Fructose does not have a good reputation. It has been associated with diminished memory and ability to learn. High fructose corn syrup is as widely used as it is reviled. New medical research has found that fructose “turns off” a critical part of our brain that tells us when we are full. What can be done?
There are several kinds of sugar in our diet. Two primary sugars are glucose and fructose. Table sugar is a 50/50 split of glucose and fructose. The evil high fructose corn syrup shifts the mix to 55% fructose and 45% glucose. This small change makes a big impact where it matters: in our brain and around our middle.
Dr. Robert Sherwin is an endocrinologist at Yale University. He wanted to study the effect of high fructose corn syrup on the brain. He did this by rounding up 20 young, healthy people and studying their brain activity as they drank beverages with and without high fructose corn syrup.

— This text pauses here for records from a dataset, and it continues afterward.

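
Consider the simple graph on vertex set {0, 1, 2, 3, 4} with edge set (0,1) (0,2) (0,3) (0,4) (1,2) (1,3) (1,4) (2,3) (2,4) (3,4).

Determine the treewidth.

4

A width-4 tree decomposition is:
Bags: B1 = {0, 1, 2, 3, 4}
Tree: (single bag)
With just one bag of size 5, the width is 5 − 1 = 4, so tw(G) ≤ 4. On the other hand G contains the 5-clique {0, 1, 2, 3, 4}. A clique must lie in a single bag of any decomposition, so no decomposition can have width below 4. Hence tw(G) = 4 exactly.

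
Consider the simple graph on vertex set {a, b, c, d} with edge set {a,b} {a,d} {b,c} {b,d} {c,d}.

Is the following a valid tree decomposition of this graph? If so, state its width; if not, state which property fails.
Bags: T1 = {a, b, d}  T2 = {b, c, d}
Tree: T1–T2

Checking the three conditions: (i) the bags cover all of {a, b, c, d}; (ii) for each edge, some bag contains both endpoints; (iii) the bags containing any fixed vertex form a subtree. All hold, so the decomposition is valid with width 3 − 1 = 2.

Yes; width 2.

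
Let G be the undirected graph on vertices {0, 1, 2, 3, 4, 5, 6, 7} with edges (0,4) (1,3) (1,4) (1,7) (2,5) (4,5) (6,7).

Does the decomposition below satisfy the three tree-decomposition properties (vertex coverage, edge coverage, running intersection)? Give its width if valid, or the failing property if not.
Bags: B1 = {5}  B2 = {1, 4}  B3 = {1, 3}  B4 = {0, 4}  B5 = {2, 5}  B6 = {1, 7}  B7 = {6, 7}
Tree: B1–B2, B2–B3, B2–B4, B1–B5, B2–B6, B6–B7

No — edge (4,5) lies in no bag.

A tree decomposition must satisfy three properties: every vertex lies in some bag; for every edge, both endpoints lie together in some bag; and for every vertex, the bags containing it form a connected subtree. Here edge (4,5) lies in no bag, so the decomposition is invalid.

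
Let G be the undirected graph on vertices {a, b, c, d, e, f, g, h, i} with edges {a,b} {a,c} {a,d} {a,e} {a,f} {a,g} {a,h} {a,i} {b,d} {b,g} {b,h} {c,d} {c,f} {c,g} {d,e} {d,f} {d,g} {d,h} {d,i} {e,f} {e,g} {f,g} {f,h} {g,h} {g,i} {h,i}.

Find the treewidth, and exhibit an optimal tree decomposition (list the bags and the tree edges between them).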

Since he couldn’t saw open their skulls and watch, he used the next best thing: a magnetic resonance imaging (MRI) device. This gadget tracked the flow of blood through various regions of the brain as it reacted to drinking the beverage.
The MRI scans showed that the area of the brain responsible for feeling hunger was suppressed after drinking a beverage containing glucose. This made sense, because the sweet beverage should satisfy your hunger. However, that area of the brain was not suppressed after drinking a beverage containing fructose.
That means that beverages that contain fructose can actually mask the feeling of being full, causing you to eat more than you would without the fructose! By reducing your intake of fructose, you are more likely to feel full more quickly and perform that most vital of all exercises: pushing away from the dinner table.
Give it a try! You might just find that your diet is a whole lot easier to follow without a brain full of fructose.